Critique : Babygirl : Pas de chair, tue la chair
CRITIQUE NOUVEAUTÉS
Thomas Lignereux Ocana
1/19/20253 min read
2025 est à peine entamée, peut-être serait-il temps de prendre de bonnes résolutions ? On arrête les grivoiseries, futilités et bassesses propres aux saltimbanques et bas de plafond: l'adultère, pas de ça chez nous.
Du moins, c'est ce qu'on veut vous faire croire. Après tout, il serait fâcheux pour vous et votre entourage d'apprendre que du haut de vos 57 ans, vous êtes la libidineuse babygirl d'un jeune premier de la classe manipulateur, tout droit sorti des plus dignes publicités d'Hermès.
Il semble en effet primordial de noter que c'est un film sur la chair, sur la sensualité que peut renvoyer cette dernière et par conséquent sur le(s) désir(s). Le film s'ouvre et se clôt par une scène de sexe. On ne peut pas faire plus démonstratif. Maintenant, saupoudrons-le d'une fine couche de fausse subversion et on obtient, ni plus ni moins, du moins à peine plus, un résultat honorant la trilogie 50 nuances. L'axe emprunté pour traiter de la sexualité battant de l'aile d'une grande patronne quinquagénaire ne semble qu'être le moyen esthétique et esthétisant pour mettre en scène le glamour de cette technocratie des hauts buildings new-yorkais surplombant avec dédain leur propre ville. Cette ville d'ailleurs qui n'existe que par la vision stéréotypée que l'on a tous d'elle; des tours de verre chics, où se dessinent en son sein, ça et là, des penthouses impersonnelles et hors de prix ou bien des bureaux de firmes inutiles aux dividendes bien trop importantes. Tout est décor, rien ne subsiste.
La matière charnelle en est la principale victime. Il est intéressant de voir les altérités du corps, comment un corps de femme, désormais plus désirable d'après les carcans sociétaux machistes, réussit à entrer en osmose avec un beau, grand et vigoureux corps de jeune homme dans la fleur de l'âge. Dans Babygirl, les corps n'existent pas vraiment non plus, ils sont filmés, bien sûr, mais jamais sans grande attention. En démontrent toutes les scènes de sexe. Jamais un organe génital ne sera entraperçu, jamais la sexualité ne sera véritablement éprouvée. Sans forcément entrer dans le démonstratif ou l'obscénité, la cinéaste peine tant à saisir l'intimité, à capturer la matérialité d'une peau, de leur rencontre, que l'acte sexuel ou sensuel se résume à de simples grimaces orgasmiques.
Cette mouvance là d'embrasser un sujet pour finalement le contourner sagement semble étonnement attester de la propension du cinéma américain à traîner les stigmates d'un code Hays abolis depuis 60 ans.
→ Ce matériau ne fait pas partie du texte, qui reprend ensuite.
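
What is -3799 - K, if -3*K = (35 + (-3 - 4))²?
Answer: -10613/3 ≈ -3537.7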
Lorsque Sean Baker traite la sexualité, il la filme, et surtout il s'y intéresse, ici elle n'est que flou, gémissements et autres détours qui ne permettent pas pour autant au film d'entrer dans une sphère «tout public».
Et si l'on en vient à arguer que le film est bien plus que cela, qu'il est véritablement profond dans son propos féministe, c'est évidemment faux. Du moins, il n'est jamais que la représentation d'un féminisme de surface, un féminisme bourgeois où l'élévation entrepreneuriale importe plus que tout, en dépit même de l'éthique. L'écriture du personnage d'Esme, afro-américaine, sûrement électrice de Kamala Harris, est assez révélatrice en cela. En tant que victime contemporaine et historique d'un État au racisme systémique, couplée qui plus est à son statut de femme, elle n'est jamais là que pour asséner un message grossier, au-delà du démonstratif, voire fainéant, semblant s'adresser au spectateur tel un ignare. D'autant plus que cette véracité prônée à l'égard du réel est à géométrie variable; en effet, les femmes ne sont toujours pas assez considérées dans le monde du travail, mais il n'est à absolument aucun moment question de sa couleur de peau. De ce fait le propos bourgeois et hors-sol n'invoque jamais, ni même ne tente d'évoquer les injonctions sociales oppressant ces femmes doublement discriminées.
Le film tente finalement de distiller un propos qu'il ne s'approprie jamais parce qu'illusoire et superficiel dans sa forme, tout en tentant, non sans mal, d'instaurer une alchimie chancelante entre ses deux protagonistes.